Quant à la scène finale (attention spoil) qui inclut bien évidemment le combat entre Wonder Woman et Arès, certains critiques ont émis l’idée que Wonder Woman tirerait sa motivation d’agir de son amour pour Steve. Ce qui rendrait le personnage de la super-héroïne beaucoup moins intéressant. Sauf que nous ne sommes pas d’accord avec cette vision. Au cours de cette scène finale, Wonder Woman finit par perdre espoir en l’humanité. Depuis le début, elle est persuadée que c’était Arès qui empoisonnait l’esprit des hommes et les amenait à se battre les uns contre les autres. Elle finit donc par se rendre compte qu’elle avait tort. À partir de là, elle ne veut plus se battre. Elle se retrouve en position de faiblesse face à Arès et elle observe ce qu’il se passe autour d’elle. Elle voit les amis de Steve se prendre dans les bras, car ils se rendent compte qu’ils ont tout essayé et qu’il n’y a effectivement plus rien à faire. Et puis, elle constate que Steve aussi tente le tout pour le tout, jusqu’à se sacrifier et c’est en voyant tout cela qu’elle se transforme en guerrière surpuissante. Elle a vu que ces hommes ont essayé d’agir à leur échelle et qu’il y avait aussi de l’amour entre eux, et c’est ça qui lui redonne foi en l’humanité. Elle dit d’ailleurs à Arès qu’en effet les humains sont tels qu’il les décrit, mais qu’ils sont bien plus encore.

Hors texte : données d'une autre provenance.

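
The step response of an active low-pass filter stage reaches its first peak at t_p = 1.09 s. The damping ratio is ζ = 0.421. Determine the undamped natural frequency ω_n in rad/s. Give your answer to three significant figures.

ω_n ≈ 3.18 rad/s

Peak time t_p = π/ω_d, so ω_d = π/t_p = π/1.09 = 2.88 rad/s.
ω_n = ω_d/√(1−ζ²) = 2.88/√0.823 = 3.18 rad/s.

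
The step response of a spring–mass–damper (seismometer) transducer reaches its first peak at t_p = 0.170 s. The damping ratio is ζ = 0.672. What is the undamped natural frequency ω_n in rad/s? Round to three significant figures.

Peak time t_p = π/ω_d, so ω_d = π/t_p = π/0.170 = 18.5 rad/s.
ω_n = ω_d/√(1−ζ²) = 18.5/√0.548 = 25.0 rad/s.

ω_n ≈ 25.0 rad/s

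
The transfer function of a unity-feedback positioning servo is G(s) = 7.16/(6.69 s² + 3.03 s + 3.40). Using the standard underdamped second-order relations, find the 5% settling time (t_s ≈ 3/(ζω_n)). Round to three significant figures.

Dividing through by 6.69: denominator becomes s² + 0.4529 s + 0.5082.
So ω_n = √0.5082 = 0.713 rad/s and ζ = 0.4529/(2·0.713) = 0.318.
t_s ≈ 3/(ζω_n) = 13.2 s.

t_s ≈ 13.2 s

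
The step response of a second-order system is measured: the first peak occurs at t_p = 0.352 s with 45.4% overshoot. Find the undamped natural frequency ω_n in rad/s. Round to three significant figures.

ζ from %OS: ζ = |ln 0.454|/√(π²+ln²0.454) = 0.244.
From t_p = π/ω_d, ω_d = π/0.352 = 8.92 rad/s, so ω_n = ω_d/√(1−ζ²) = 9.20 rad/s.

ω_n ≈ 9.20 rad/s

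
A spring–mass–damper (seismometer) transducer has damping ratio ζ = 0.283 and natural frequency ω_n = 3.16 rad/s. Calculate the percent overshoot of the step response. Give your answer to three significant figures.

For an underdamped second-order system, %OS = 100·exp(−πζ/√(1−ζ²)).
πζ/√(1−ζ²) = π·0.283/√(1−0.0801) = 0.9270, so %OS = 100·e^(−0.9270) = 39.6%.

%OS ≈ 39.6%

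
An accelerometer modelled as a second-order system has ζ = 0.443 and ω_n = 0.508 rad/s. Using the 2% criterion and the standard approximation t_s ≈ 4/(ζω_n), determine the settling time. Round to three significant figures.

t_s ≈ 4/(ζω_n) = 4/(0.443 × 0.508) = 17.8 s.

t_s ≈ 17.8 s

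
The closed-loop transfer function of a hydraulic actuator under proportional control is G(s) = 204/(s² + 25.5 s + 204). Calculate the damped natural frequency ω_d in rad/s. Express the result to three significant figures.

Comparing the denominator to s² + 2ζω_n s + ω_n²: ω_n = √204 = 14.3 rad/s, and 2ζω_n = 25.5 so ζ = 25.5/(2·14.3) = 0.893.
The damped frequency ω_d = ω_n√(1−ζ²) = 6.44 rad/s.

ω_d ≈ 6.44 rad/s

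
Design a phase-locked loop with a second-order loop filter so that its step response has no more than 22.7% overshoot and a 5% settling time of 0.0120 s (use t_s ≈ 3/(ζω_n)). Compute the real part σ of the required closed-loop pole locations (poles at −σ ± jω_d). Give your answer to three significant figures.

σ ≈ 250

The settling-time spec alone fixes σ = ζω_n = 3/t_s = 3/0.0120 = 250.
(Overshoot then fixes ζ = 0.427 and hence ω_d = σ·√(1−ζ²)/ζ = 530 rad/s.)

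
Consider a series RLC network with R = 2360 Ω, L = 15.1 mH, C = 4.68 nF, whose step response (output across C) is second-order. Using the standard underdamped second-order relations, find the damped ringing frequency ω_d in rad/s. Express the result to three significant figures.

ω_d ≈ 89700 rad/s

For a series RLC circuit (capacitor voltage as output), ω_n = 1/√(LC) = 1/√(15.1 mH · 4.68 nF) = 119000 rad/s.
ζ = (R/2)·√(C/L) = (2360/2)·√(4.68 nF/15.1 mH) = 0.657.
ω_d = ω_n√(1−ζ²) = 89700 rad/s.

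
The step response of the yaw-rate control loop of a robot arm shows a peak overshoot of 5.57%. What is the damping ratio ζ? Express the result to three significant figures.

Inverting the overshoot relation: ζ = |ln 0.0557|/√(π² + ln²0.0557) = 0.677.

ζ ≈ 0.677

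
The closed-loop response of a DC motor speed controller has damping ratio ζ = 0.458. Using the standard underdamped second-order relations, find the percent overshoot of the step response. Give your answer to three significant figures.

For an underdamped second-order system, %OS = 100·exp(−πζ/√(1−ζ²)).
πζ/√(1−ζ²) = π·0.458/√(1−0.210) = 1.619, so %OS = 100·e^(−1.619) = 19.8%.

%OS ≈ 19.8%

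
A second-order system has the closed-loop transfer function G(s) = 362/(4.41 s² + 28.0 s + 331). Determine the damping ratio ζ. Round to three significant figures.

ζ ≈ 0.366

Dividing through by 4.41: denominator becomes s² + 6.349 s + 75.06.
So ω_n = √75.06 = 8.66 rad/s and ζ = 6.349/(2·8.66) = 0.366.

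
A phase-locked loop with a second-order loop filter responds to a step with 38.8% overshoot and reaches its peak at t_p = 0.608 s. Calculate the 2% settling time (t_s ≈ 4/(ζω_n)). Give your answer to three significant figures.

t_s ≈ 2.57 s

From the overshoot, ζ = −ln(OS)/√(π²+ln²(OS)) = 0.289.
t_p = π/ω_d ⇒ ω_d = 5.17 rad/s; then ω_n = ω_d/√(1−ζ²) = 5.40 rad/s.
t_s ≈ 4/(ζω_n) = 4/(0.289·5.40) = 2.57 s.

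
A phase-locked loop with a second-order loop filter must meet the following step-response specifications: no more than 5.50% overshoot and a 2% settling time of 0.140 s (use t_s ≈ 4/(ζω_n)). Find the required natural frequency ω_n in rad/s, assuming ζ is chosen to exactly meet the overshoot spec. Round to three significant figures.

ω_n ≈ 42.1 rad/s

From %OS = 100·exp(−πζ/√(1−ζ²)), invert to get ζ = −ln(OS)/√(π² + ln²(OS)) with OS = 0.0550.
−ln 0.0550 = 2.900, so ζ = 2.900/√(π² + 8.412) = 0.678.
From t_s ≈ 4/(ζω_n): ω_n = 4/(ζ·t_s) = 4/(0.678·0.140) = 42.1 rad/s.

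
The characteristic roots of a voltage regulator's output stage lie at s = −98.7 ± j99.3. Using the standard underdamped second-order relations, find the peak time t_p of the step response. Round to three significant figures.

t_p = π/ω_d with ω_d = 99.3 (the imaginary part), so t_p = 0.0316 s.

t_p ≈ 0.0316 s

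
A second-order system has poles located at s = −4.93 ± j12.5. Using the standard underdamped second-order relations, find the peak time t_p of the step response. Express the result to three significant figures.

t_p = π/ω_d with ω_d = 12.5 (the imaginary part), so t_p = 0.251 s.

t_p ≈ 0.251 s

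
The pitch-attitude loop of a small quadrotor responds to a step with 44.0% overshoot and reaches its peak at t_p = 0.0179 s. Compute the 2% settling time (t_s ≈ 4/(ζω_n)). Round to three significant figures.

t_s ≈ 0.0872 s

From the overshoot, ζ = −ln(OS)/√(π²+ln²(OS)) = 0.253.
From t_p = π/ω_d, ω_d = π/0.0179 = 176 rad/s, so ω_n = ω_d/√(1−ζ²) = 181 rad/s.
t_s ≈ 4/(ζω_n) = 4/(0.253·181) = 0.0872 s.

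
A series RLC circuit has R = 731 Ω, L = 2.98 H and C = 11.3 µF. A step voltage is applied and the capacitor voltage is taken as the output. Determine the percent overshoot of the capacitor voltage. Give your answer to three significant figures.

%OS ≈ 4.15%

For a series RLC circuit (capacitor voltage as output), ω_n = 1/√(LC) = 1/√(2.98 H · 11.3 µF) = 172 rad/s.
ζ = (R/2)·√(C/L) = (731/2)·√(11.3 µF/2.98 H) = 0.712.
%OS = 100 e^{−πζ/√(1−ζ²)} with ζ = 0.712 gives 4.15%.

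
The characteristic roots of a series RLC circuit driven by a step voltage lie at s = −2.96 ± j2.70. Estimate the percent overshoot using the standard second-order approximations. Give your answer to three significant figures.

|pole| = ω_n = √(2.96² + 2.70²) = 4.01 rad/s; ζ = cos θ = σ/ω_n = 0.739.
%OS = 100 e^{−πζ/√(1−ζ²)} with ζ = 0.739 gives 3.19%.

%OS ≈ 3.19%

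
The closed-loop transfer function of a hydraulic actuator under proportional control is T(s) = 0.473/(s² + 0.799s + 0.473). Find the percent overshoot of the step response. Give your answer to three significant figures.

ω_n = √0.473 = 0.688 rad/s; ζ = 0.799/(2·0.688) = 0.581.
Overshoot: exp(−π·0.581/√(1−0.581²)) = 0.106, i.e. 10.6%.

%OS ≈ 10.6%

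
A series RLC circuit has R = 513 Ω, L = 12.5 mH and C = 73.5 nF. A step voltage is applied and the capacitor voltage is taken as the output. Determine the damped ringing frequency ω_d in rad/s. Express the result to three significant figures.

ω_d ≈ 25800 rad/s

For a series RLC circuit (capacitor voltage as output), ω_n = 1/√(LC) = 1/√(12.5 mH · 73.5 nF) = 33000 rad/s.
ζ = (R/2)·√(C/L) = (513/2)·√(73.5 nF/12.5 mH) = 0.622.
The damped frequency ω_d = ω_n√(1−ζ²) = 25800 rad/s.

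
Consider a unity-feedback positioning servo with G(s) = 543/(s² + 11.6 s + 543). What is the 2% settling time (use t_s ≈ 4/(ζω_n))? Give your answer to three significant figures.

t_s ≈ 0.690 s

ω_n = √543 = 23.3 rad/s; ζ = 11.6/(2·23.3) = 0.249.
t_s ≈ 4/(ζω_n) = 4/(0.249·23.3) = 0.690 s.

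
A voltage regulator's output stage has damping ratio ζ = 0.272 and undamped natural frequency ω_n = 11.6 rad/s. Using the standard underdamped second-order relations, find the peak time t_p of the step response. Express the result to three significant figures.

t_p ≈ 0.281 s

The damped frequency is ω_d = ω_n√(1−ζ²) = 11.6·√(1−0.0740) = 11.2 rad/s.
Peak time t_p = π/ω_d = π/11.2 = 0.281 s.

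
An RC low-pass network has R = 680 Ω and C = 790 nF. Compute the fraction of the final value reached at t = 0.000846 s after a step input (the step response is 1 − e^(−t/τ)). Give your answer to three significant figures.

τ = RC = 680 × 790 nF = 0.000537 s.
y(t)/y_∞ = 1 − e^(−t/τ) = 1 − e^(−0.000846/0.000537) = 1 − e^(−1.57) = 0.793.

y/y_∞ ≈ 0.793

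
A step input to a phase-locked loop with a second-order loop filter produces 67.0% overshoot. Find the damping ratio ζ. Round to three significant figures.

ζ ≈ 0.126

ζ = −ln(OS)/√(π² + (ln OS)²). With OS = 0.670, ln OS = −0.4005 and ζ = 0.4005/3.167 = 0.126.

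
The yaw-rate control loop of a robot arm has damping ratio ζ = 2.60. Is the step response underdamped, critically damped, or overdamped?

overdamped

Since ζ = 2.60 > 1, the system is overdamped.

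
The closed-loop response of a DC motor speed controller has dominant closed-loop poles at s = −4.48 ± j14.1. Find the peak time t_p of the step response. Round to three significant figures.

t_p = π/ω_d with ω_d = 14.1 (the imaginary part), so t_p = 0.223 s.

t_p ≈ 0.223 s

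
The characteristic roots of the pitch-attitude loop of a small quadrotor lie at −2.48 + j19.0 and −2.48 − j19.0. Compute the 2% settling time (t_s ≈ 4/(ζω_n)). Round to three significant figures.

t_s ≈ 1.61 s

For poles at −σ ± jω_d, ζω_n = σ = 2.48, so t_s ≈ 4/σ = 1.61 s.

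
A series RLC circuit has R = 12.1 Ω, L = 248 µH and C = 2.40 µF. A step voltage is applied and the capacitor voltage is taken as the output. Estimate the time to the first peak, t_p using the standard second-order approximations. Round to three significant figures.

For a series RLC circuit (capacitor voltage as output), ω_n = 1/√(LC) = 1/√(248 µH · 2.40 µF) = 41000 rad/s.
ζ = (R/2)·√(C/L) = (12.1/2)·√(2.40 µF/248 µH) = 0.595.
The damped frequency ω_d = ω_n√(1−ζ²) = 32900 rad/s. t_p = π/ω_d = 0.0000954 s.

t_p ≈ 0.0000954 s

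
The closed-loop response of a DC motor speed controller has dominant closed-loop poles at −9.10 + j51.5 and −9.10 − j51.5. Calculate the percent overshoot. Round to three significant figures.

%OS ≈ 57.4%

The poles are at −σ ± jω_d with σ = 9.10 and ω_d = 51.5, so ω_n = √(σ²+ω_d²) = 52.3 rad/s and ζ = σ/ω_n = 0.174.
Overshoot: exp(−π·0.174/√(1−0.174²)) = 0.574, i.e. 57.4%.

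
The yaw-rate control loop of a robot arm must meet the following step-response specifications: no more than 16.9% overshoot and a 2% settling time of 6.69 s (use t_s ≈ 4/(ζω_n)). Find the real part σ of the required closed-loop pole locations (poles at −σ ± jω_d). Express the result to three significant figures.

σ ≈ 0.598

The settling-time spec alone fixes σ = ζω_n = 4/t_s = 4/6.69 = 0.598.
(Overshoot then fixes ζ = 0.493 and hence ω_d = σ·√(1−ζ²)/ζ = 1.06 rad/s.)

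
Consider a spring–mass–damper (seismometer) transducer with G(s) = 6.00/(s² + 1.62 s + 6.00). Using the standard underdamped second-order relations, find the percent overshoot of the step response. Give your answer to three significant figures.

%OS ≈ 33.3%

Matching coefficients with s² + 2ζω_n s + ω_n² gives ω_n² = 6.00 ⇒ ω_n = 2.45 rad/s, and ζ = 1.62/(2ω_n) = 0.331.
%OS = 100·exp(−πζ/√(1−ζ²)) = 33.3%.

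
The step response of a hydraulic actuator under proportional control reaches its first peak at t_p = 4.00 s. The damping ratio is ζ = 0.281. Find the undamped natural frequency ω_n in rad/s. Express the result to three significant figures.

Peak time t_p = π/ω_d, so ω_d = π/t_p = π/4.00 = 0.785 rad/s.
ω_n = ω_d/√(1−ζ²) = 0.785/√0.921 = 0.818 rad/s.

ω_n ≈ 0.818 rad/s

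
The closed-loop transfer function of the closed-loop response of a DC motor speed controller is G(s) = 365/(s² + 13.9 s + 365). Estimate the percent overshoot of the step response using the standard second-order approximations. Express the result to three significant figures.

ω_n = √365 = 19.1 rad/s; ζ = 13.9/(2·19.1) = 0.364.
%OS = 100 e^{−πζ/√(1−ζ²)} with ζ = 0.364 gives 29.3%.

%OS ≈ 29.3%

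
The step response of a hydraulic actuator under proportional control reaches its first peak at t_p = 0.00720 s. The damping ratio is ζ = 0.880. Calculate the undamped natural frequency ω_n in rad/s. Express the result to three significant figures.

ω_n ≈ 919 rad/s

Peak time t_p = π/ω_d, so ω_d = π/t_p = π/0.00720 = 436 rad/s.
ω_n = ω_d/√(1−ζ²) = 436/√0.226 = 919 rad/s.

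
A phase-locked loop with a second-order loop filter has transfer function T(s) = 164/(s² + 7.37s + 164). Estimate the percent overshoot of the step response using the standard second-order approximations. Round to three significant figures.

Matching coefficients with s² + 2ζω_n s + ω_n² gives ω_n² = 164 ⇒ ω_n = 12.8 rad/s, and ζ = 7.37/(2ω_n) = 0.288.
Overshoot: exp(−π·0.288/√(1−0.288²)) = 0.389, i.e. 38.9%.

%OS ≈ 38.9%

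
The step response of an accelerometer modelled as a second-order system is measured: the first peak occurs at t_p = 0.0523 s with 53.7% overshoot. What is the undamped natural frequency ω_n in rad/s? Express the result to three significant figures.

The overshoot fixes ζ = −ln(OS)/√(π²+ln²(OS)) = 0.194.
t_p = π/ω_d ⇒ ω_d = 60.1 rad/s; then ω_n = ω_d/√(1−ζ²) = 61.2 rad/s.

ω_n ≈ 61.2 rad/s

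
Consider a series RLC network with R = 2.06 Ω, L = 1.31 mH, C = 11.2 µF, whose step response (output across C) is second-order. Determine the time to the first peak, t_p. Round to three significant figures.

t_p ≈ 0.000382 s

For a series RLC circuit (capacitor voltage as output), ω_n = 1/√(LC) = 1/√(1.31 mH · 11.2 µF) = 8260 rad/s.
ζ = (R/2)·√(C/L) = (2.06/2)·√(11.2 µF/1.31 mH) = 0.0952.
ω_d = 8260·√(1 − 0.0952²) = 8220 rad/s. t_p = π/ω_d = 0.000382 s.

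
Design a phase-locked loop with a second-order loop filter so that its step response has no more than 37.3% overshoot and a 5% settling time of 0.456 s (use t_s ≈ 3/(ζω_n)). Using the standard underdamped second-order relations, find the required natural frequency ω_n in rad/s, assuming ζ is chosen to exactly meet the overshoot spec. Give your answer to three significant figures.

Inverting the overshoot relation: ζ = |ln 0.373|/√(π² + ln²0.373) = 0.300.
From t_s ≈ 3/(ζω_n): ω_n = 3/(ζ·t_s) = 3/(0.300·0.456) = 22.0 rad/s.

ω_n ≈ 22.0 rad/s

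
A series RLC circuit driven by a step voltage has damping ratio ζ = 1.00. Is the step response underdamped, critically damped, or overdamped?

critically damped

Since ζ = 1, the system is critically damped.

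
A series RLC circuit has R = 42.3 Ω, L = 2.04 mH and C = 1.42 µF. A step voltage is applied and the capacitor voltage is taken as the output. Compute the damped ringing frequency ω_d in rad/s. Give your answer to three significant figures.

ω_d ≈ 15400 rad/s

For a series RLC circuit (capacitor voltage as output), ω_n = 1/√(LC) = 1/√(2.04 mH · 1.42 µF) = 18600 rad/s.
ζ = (R/2)·√(C/L) = (42.3/2)·√(1.42 µF/2.04 mH) = 0.558.
ω_d = ω_n√(1−ζ²) = 15400 rad/s.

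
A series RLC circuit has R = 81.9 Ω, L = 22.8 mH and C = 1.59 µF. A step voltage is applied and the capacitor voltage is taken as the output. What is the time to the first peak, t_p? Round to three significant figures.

For a series RLC circuit (capacitor voltage as output), ω_n = 1/√(LC) = 1/√(22.8 mH · 1.59 µF) = 5250 rad/s.
ζ = (R/2)·√(C/L) = (81.9/2)·√(1.59 µF/22.8 mH) = 0.342.
ω_d = ω_n√(1−ζ²) = 4940 rad/s. t_p = π/ω_d = 0.000637 s.

t_p ≈ 0.000637 s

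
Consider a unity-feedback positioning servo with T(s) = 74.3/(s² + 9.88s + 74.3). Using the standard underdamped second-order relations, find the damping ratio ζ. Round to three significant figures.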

En conclusion, le film « Wonder Woman » évite les clichés auxquels nous sommes beaucoup trop habitués et va même jusqu’à en dénoncer certains. Nous avons une super-héroïne guidée par son devoir de combattre l’injustice et de protéger les innocents. Elle ne laisse personne décider à sa place, que ce soit sa mère au début du film ou Steve par la suite. Si elle veut faire quelque chose, elle le fait et elle n’a besoin de personne pour se battre. La relation entre Diana et Steve est également intéressante, puisqu’ils apprennent beaucoup l’un de l’autre. De son côté, il lui fait découvrir le monde dans lequel il vit, et pour sa part, elle lui apporte cette volonté d’agir même quand cela paraît impossible. Le film a aussi ses défauts (effets spéciaux parfois médiocres, ralentis à outrance, incohérences scénaristiques), mais ils ne nous empêchent aucunement d’apprécier cette adaptation. Les filles ont enfin trouvé un modèle, espérons juste qu’elles ne devront plus attendre douze ans avant d’avoir à nouveau un film avec une super-héroïne dans un rôle principal.